My grandfather was my number one role model – he served in the Navy and was there when Pearl Harbor went down. When he would tell stories of this time, I would lock eyes on him and feel a sense of pride and admiration. September 11 happened during my senior year of high school, and I went to the Marines recruiting office that very day. The military came naturally to me; I felt I was exactly where I belonged. I became a squad leader shortly after getting stationed in Camp Lejeune, North Carolina and discovered leadership traits I didn’t even know I had.
I was deployed to Iraq in 2003 and received a Combat Meritorious Non-Commisioned Officer promotion, a prestigious leadership role within the United States military. I took this position very seriously and still do. I was deployed a second time in 2005 and suffered several injuries, including a torn ACL and a traumatic brain injury.
Upon returning home, I had several surgeries and needed extensive physical therapy. I suffered from hearing loss and PTSD, turning to drugs and alcohol cost me important relationships relationships with friends and family. Unfortunately, there is no boot camp for returning home. I felt like a number in my local Veterans Affairs system, so I took matters into my own hands.

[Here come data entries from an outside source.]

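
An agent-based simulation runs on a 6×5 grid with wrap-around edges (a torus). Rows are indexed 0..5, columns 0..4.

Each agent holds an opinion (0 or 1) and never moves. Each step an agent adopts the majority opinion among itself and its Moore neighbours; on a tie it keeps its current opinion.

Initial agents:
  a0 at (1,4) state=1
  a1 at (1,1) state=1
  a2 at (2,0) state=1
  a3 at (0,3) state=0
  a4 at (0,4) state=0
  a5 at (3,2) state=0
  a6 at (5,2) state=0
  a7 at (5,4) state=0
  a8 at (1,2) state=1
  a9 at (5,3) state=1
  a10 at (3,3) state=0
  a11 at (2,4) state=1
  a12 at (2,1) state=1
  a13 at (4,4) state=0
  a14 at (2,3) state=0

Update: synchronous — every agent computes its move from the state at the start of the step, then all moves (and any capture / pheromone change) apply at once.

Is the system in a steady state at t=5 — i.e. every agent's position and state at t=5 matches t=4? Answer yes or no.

yes

t=1: a0@(1,4):1 a1@(1,1):1 a2@(2,0):1 a3@(0,3):0 a4@(0,4):0 a5@(3,2):0 a6@(5,2):0 a7@(5,4):0 a8@(1,2):1 a9@(5,3):0 a10@(3,3):0 a11@(2,4):1 a12@(2,1):1 a13@(4,4):0 a14@(2,3):0
t=2: (unchanged — steady state)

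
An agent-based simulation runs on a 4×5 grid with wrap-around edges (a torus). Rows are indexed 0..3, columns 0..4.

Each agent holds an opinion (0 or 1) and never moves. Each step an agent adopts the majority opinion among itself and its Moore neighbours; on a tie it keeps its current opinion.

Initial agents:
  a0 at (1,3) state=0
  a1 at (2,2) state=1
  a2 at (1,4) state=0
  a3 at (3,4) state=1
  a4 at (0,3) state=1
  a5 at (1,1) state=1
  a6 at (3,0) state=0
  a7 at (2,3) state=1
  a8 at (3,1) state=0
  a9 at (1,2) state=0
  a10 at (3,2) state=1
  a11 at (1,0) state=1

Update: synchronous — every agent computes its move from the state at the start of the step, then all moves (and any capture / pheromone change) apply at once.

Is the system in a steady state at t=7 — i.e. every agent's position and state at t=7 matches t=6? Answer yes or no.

t=1: a0@(1,3):0 a1@(2,2):1 a2@(1,4):1 a3@(3,4):1 a4@(0,3):1 a5@(1,1):1 a6@(3,0):0 a7@(2,3):1 a8@(3,1):0 a9@(1,2):1 a10@(3,2):1 a11@(1,0):1
t=2: a0@(1,3):1 a1@(2,2):1 a2@(1,4):1 a3@(3,4):1 a4@(0,3):1 a5@(1,1):1 a6@(3,0):0 a7@(2,3):1 a8@(3,1):0 a9@(1,2):1 a10@(3,2):1 a11@(1,0):1
t=3: (unchanged — steady state)

yes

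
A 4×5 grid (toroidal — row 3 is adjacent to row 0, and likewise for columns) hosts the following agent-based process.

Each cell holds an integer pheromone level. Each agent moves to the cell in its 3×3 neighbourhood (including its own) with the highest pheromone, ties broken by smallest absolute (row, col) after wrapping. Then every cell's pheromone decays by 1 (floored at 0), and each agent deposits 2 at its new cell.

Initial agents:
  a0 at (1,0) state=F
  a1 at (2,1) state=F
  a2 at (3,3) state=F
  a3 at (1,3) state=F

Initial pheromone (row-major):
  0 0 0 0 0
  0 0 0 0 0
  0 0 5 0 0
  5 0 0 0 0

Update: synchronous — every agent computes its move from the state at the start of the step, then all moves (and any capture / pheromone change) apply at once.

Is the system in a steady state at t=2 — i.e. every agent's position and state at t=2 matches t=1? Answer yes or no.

no

t=1: a0@(0,0) a1@(2,2) a2@(2,2) a3@(2,2) | pheromone: 2 0 0 0 0 / 0 0 0 0 0 / 0 0 10 0 0 / 4 0 0 0 0
t=2: a0@(3,0) a1@(2,2) a2@(2,2) a3@(2,2) | pheromone: 1 0 0 0 0 / 0 0 0 0 0 / 0 0 15 0 0 / 5 0 0 0 0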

I got active in my community and found a passion for commercial diving, which allowed me to once again be part of a group and I was able to take the steps I needed to heal myself.

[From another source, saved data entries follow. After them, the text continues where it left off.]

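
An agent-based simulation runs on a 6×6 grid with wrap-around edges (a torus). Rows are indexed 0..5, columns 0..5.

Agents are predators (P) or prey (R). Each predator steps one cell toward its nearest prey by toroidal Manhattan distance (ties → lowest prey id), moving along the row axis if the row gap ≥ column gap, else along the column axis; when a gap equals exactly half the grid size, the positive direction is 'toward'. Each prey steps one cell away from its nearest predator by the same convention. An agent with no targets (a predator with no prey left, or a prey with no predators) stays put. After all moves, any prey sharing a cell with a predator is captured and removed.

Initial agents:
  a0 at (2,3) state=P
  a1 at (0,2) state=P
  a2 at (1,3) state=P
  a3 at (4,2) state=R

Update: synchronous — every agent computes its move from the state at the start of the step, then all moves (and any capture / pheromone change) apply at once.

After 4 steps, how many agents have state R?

t=1: a0@(3,3):P a1@(5,2):P a2@(2,3):P a3@(3,2):R
t=2: a0@(3,2):P a1@(4,2):P a2@(3,3):P a3@(3,1):R
t=3: a0@(3,1):P a1@(3,2):P a2@(3,2):P a3@(3,0):R
t=4: a0@(3,0):P a1@(3,1):P a2@(3,1):P a3@(3,5):R

1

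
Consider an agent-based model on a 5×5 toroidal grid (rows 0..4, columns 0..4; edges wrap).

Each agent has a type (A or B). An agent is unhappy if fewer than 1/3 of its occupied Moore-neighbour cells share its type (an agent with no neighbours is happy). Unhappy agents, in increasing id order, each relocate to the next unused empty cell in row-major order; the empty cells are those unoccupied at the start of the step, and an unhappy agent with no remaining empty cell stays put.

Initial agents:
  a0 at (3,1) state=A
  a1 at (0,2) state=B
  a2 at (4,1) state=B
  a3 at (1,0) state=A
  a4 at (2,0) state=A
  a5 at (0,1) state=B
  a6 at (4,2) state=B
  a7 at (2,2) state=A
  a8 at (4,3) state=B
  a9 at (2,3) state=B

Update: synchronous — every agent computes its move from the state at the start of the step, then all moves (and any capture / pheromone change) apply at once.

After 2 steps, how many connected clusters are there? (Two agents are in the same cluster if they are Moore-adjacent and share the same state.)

t=1: a0@(3,1):A a1@(0,2):B a2@(4,1):B a3@(1,0):A a4@(2,0):A a5@(0,1):B a6@(4,2):B a7@(2,2):A a8@(4,3):B a9@(0,0):B
t=2: (unchanged — steady state)

2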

There is no doubt in my mind, attending a retreat like Range 2.14 would have given me the proper tools to handle the transition and acclimate back into society. The treatment approach is simple; no meds, no dogs, no waivers - it's just you against yourself. When you're the one responsible for overcoming such seemingly insurmountable odds, it's incredibly rewarding. We've found the ultimate solution in the Warrior PATHH Program, and we want to share that knowledge with fellow servicemen and women returning home.